Ainsi le visiteur qui comparerait La Mona Lisa béninoise à l’original de Leonard de Vinci aura le sentiment que le modèle béninois est bien plus beau. On comprend pourquoi les beautés ébène ont toujours inspirées les poètes et mêmes les plus placides comme Léopold Sédar Sanghor. Ce qui autorise cette affirmation : Si Mona Lisa avait été béninoise, elle eut été plus belle.
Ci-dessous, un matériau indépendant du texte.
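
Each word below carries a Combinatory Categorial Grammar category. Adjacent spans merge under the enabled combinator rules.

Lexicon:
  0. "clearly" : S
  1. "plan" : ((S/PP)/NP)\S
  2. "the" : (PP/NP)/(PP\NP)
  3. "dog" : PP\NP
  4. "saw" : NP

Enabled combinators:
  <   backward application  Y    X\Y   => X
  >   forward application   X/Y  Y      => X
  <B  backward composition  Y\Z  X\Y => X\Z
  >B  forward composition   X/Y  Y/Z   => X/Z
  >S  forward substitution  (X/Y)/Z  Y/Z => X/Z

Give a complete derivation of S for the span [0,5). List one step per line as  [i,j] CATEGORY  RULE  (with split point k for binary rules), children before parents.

[0,1] S  lex  "clearly"
[1,2] ((S/PP)/NP)\S  lex  "plan"
[0,2] (S/PP)/NP  <  k=1
[2,3] (PP/NP)/(PP\NP)  lex  "the"
[3,4] PP\NP  lex  "dog"
[2,4] PP/NP  >  k=3
[0,4] S/NP  >S  k=2
[4,5] NP  lex  "saw"
[0,5] S  >  k=4

[0,5] S   >
  [0,4] S/NP   >S
    [0,2] (S/PP)/NP   <
      [0,1] "clearly" : S
      [1,2] "plan" : ((S/PP)/NP)\S
    [2,4] PP/NP   >
      [2,3] "the" : (PP/NP)/(PP\NP)
      [3,4] "dog" : PP\NP
  [4,5] "saw" : NP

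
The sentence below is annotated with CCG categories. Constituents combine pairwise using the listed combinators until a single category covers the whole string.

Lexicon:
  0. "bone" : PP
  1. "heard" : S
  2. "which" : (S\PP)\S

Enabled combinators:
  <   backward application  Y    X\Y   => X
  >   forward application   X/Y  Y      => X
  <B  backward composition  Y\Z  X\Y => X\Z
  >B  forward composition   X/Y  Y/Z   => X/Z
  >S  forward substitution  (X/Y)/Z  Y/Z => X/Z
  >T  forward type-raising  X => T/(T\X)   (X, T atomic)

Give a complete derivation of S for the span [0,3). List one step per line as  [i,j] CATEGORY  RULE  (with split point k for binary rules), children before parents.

[0,3] S   <
  [0,1] "bone" : PP
  [1,3] S\PP   <
    [1,2] "heard" : S
    [2,3] "which" : (S\PP)\S

[0,1] PP  lex  "bone"
[1,2] S  lex  "heard"
[2,3] (S\PP)\S  lex  "which"
[1,3] S\PP  <  k=2
[0,3] S  <  k=1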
Les Laveuses de Pissarro peint à Eragny se muent en de plantureuses africaines habillées de chaudes couleurs qui essorent le linge dans une lagune où l’écume blanchâtre du savon dessinent des vaguelettes d’argent sur la nappe sombre de l’eau. En termes de richesse de la palette, la photographie dame le pion au tableau. Quelquefois aussi, la toile garde sa suprême poésie et la photographie lui court après. Comme les Femmes de Tahiti de Gauguin, belles de sérénité et d’abandon face à deux dames de la photographie que l’on sent si raides, figées comme des statues. Tandis que les femmes de Gauguin sont si lègères.
Bien que Baudelaire dont on n’aurait jamais connu la gueule fracassée si Nadar ne l’avait photographié, traita la photographie de « servante de la peinture » cette expo prouve que la peinture aussi peut être serve de la photo et que cette dernière peut s’élever au-dessus de la peinture.